Rhany Chairunissa Rufinaldo
11 September 2018•Update: 12 September 2018
Nilay Kar Onum
ISTANBUL
Turki mengutuk keras serangan teror di ibu kota Libya, Tripoli, yang menewaskan sedikitnya dua orang.
"Kami mengetahui dan sedih atas serangan teroris yang dilakukan kemarin di markas besar Perusahaan Minyak Nasional (NOC) Libya di ibu kota Tripoli yang menyebabkan jatuhnya korban," sebut pernyataan resmi Kementerian Luar Negeri Turki, Selasa.
"Kami mengutuk keras serangan teroris terhadap lembaga yang memiliki kunci dalam hal stabilitas dan kesejahteraan Libya," katanya.

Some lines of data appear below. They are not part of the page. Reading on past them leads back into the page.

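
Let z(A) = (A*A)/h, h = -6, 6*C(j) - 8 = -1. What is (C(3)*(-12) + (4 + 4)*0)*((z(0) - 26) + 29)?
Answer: -42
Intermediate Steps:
C(j) = 7/6 (C(j) = 4/3 + (1/6)*(-1) = 4/3 - 1/6 = 7/6)
z(A) = -A**2/6 (z(A) = (A*A)/(-6) = A**2*(-1/6) = -A**2/6)
(C(3)*(-12) + (4 + 4)*0)*((z(0) - 26) + 29) = ((7/6)*(-12) + (4 + 4)*0)*((-1/6*0**2 - 26) + 29) = (-14 + 8*0)*((-1/6*0 - 26) + 29) = (-14 + 0)*((0 - 26) + 29) = -14*(-26 + 29) = -14*3 = -42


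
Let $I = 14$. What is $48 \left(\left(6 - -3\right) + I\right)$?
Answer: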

"Kami mengharapkan belas kasihan Tuhan atas mereka yang kehilangan nyawa, pemulihan cepat bagi yang terluka dan menyampaikan belasungkawa kami kepada Pemerintah yang bersahabat dan rakyat Libya," kementerian itu menambahkan.
Serangan di markas Perusahaan Minyak Nasional (NOC) Libya di Tripoli menewaskan sedikitnya dua orang dan 10 lainnya terluka pada Senin, menurut Kementerian Dalam Negeri.
Libya telah dirundung gejolak sejak 2011, ketika pemberontakan yang didukung NATO berhasil menggulingkan pemerintahan dan menewaskan Muammar Gaddafi, yang telah berkuasa selama lebih dari empat dekade.
Sejak itu, perpecahan politik Libya memicu persaingan antara dua poros kekuasaan - satu di Tobruk dan satu lagi di Tripoli - dan sejumlah kelompok milisi bersenjata.